To Dress-Up or Not

While waiting for a class to begin and chatting with a friend of mine, Monique, whom I’ve grown quite fond of since the beginning of the semester, I was asked a question that struck me as both complimentary and thought-provoking. In the middle of our conversation, she interrupted and asked, “How come you are always so dressed up?” After pondering the question over for several seconds I responded, telling her I enjoyed looking presentable every chance I got since occasions rarely called for it. And I refused to subscribe to the idea of putting an effort into my appearance only for those rare occasions.
But the question really got me thinking, why do we choose to get dressed-up (especially when the time and place don’t call for it)? We all have our reasons, I’m sure: to impress (perhaps the lady you’ve been eye stalking from a distance), to channel the confidence that lies dormant within, an attempt to fit in, or simply to reflect a passion for a craft deeper than words can express that is menswear. Whatever the reason may be, we’ve all been there. Without a doubt most men, on the path to discovering their style, experience some, if not all, of the aforementioned phases.

The entirety of my high school years were defined by the lack of a strong sense of self and as a result, I found myself trying to keep up with the trends in play — obnoxiously over-sized t-shirts (XL, to be exact), baggy jeans, expensive Jordan sneakers, etc. — and to no success, if I might add. Interestingly enough, I always knew how I wanted to present myself, sartorially. The means was just never there. Not until my junior year in college at least, when I got a decent paying job as a private home tutor and developed a keen interest in men’s fashion via a blog, at the time called Robert I. Brown Style (R.I.B.S), aptly named after its curator (sixteen years of age, at the time!). R.I.B.S simply opened my mind up to the possibilities that men’s fashion had to offer and most importantly, how easy it is to be well-dressed, once an understanding of one’s self and style was established.

Upon my discovery of R.I.B.S (and several other influential blogs, sites, and characters — The Sartorialist, Bereolaesque, to name a few), it was difficult to approach my appearance the same way that I had for years. (When you’re given a sample of the best food you’ve ever tasted, assuredly, you would desire more, perhaps you’d even go as far as learning the recipe.) This was the same passion I was fueled with. I dedicated a whole day to clearing out my closet, embarking on a new beginning and approach to my wardrobe; reserving the few pieces that could stand the test of time, and tossing the rest. Sure enough I went several weeks without flexible wardrobe options but it was a sacrifice well worth it. My new-found passion for menswear and style (and most of all, a brewing confidence) would bring about the way I had always imagined I’d present myself through my clothing.
Discovering a personal style proved to be more challenging than I would’ve imagined. However, the journey revealed several things to me:
1. Without confidence, the style is irrelevant — you want to wear the clothes, not have the clothes wear you.
2. Dressing to impress will only lead to disappointments — dress for you, and only you (there’s true happiness in that).
3. Standing out beats fitting in — you stand out when you’ve learned to love yourself and be confident.

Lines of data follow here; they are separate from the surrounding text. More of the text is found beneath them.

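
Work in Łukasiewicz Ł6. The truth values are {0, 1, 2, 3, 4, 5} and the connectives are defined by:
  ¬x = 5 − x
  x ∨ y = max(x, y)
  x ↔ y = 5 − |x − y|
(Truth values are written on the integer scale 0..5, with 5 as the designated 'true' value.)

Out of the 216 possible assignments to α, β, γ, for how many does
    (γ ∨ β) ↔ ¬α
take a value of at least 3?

144

value 5: 36 assignments (counts)
value 4: 60 assignments (counts)
value 3: 48 assignments (counts)
value 2: 36 assignments
value 1: 24 assignments
value 0: 12 assignments
So 144 of the 216 assignments meet the threshold.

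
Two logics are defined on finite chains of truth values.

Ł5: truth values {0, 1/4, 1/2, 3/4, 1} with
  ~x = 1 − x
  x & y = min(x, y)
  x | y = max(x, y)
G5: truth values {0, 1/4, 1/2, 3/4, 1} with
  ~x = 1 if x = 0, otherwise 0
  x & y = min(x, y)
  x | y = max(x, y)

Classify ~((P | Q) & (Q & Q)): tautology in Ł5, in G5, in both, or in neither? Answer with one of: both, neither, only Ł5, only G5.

neither

In Ł5: at P = 0, Q = 1/4 the value is 3/4 — not a tautology.
In G5: at P = 0, Q = 1/4 the value is 0 — not a tautology.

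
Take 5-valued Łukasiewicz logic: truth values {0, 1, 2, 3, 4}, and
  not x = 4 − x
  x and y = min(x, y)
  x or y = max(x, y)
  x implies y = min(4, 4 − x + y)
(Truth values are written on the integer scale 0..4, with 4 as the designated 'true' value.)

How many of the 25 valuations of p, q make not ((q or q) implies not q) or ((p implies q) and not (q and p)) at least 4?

9

value 4: 9 assignments (counts)
value 3: 5 assignments
value 2: 8 assignments
value 1: 2 assignments
value 0: 1 assignment
So 9 of the 25 assignments meet the threshold.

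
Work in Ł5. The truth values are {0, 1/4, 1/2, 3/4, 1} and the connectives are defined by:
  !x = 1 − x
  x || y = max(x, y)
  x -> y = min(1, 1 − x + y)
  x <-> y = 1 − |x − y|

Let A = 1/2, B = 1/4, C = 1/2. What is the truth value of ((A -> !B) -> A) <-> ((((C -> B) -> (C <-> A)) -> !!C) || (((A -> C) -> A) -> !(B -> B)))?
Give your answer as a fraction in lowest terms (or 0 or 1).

!B = !1/4 = 3/4
A -> !B = 1/2 -> 3/4 = 1
(A -> !B) -> A = 1 -> 1/2 = 1/2
C -> B = 1/2 -> 1/4 = 3/4
C <-> A = 1/2 <-> 1/2 = 1
(C -> B) -> (C <-> A) = 3/4 -> 1 = 1
!C = !1/2 = 1/2
!!C = !1/2 = 1/2
((C -> B) -> (C <-> A)) -> !!C = 1 -> 1/2 = 1/2
A -> C = 1/2 -> 1/2 = 1
(A -> C) -> A = 1 -> 1/2 = 1/2
B -> B = 1/4 -> 1/4 = 1
!(B -> B) = !1 = 0
((A -> C) -> A) -> !(B -> B) = 1/2 -> 0 = 1/2
(((C -> B) -> (C <-> A)) -> !!C) || (((A -> C) -> A) -> !(B -> B)) = 1/2 || 1/2 = 1/2
((A -> !B) -> A) <-> ((((C -> B) -> (C <-> A)) -> !!C) || (((A -> C) -> A) -> !(B -> B))) = 1/2 <-> 1/2 = 1

1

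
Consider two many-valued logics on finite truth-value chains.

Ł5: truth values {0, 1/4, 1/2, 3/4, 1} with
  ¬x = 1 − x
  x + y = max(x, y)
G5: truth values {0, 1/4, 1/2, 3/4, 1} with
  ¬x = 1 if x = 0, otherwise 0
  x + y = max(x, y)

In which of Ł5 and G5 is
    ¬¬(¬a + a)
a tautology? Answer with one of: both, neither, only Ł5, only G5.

In Ł5: at a = 1/4 the value is 3/4 — not a tautology.
In G5: every assignment gives 1 — tautology.

only G5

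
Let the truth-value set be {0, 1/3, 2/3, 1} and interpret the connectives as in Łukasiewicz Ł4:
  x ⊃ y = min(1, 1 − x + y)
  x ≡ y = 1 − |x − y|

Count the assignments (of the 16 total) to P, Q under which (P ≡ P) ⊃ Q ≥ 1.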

That being said, nowadays, I dress up simply because it’s hard not to. It is happiness, it is confidence. It is being the best you that you could possibly be (at that moment). It is an unspoken language that exists between yourself and the world, and a constant reminder of being conscious. It is an art and a lifestyle. Who wouldn’t want that?!

“People dress up for funerals. Why not dress up to celebrate that you’re alive?” Wise words from American author, Gay Talese.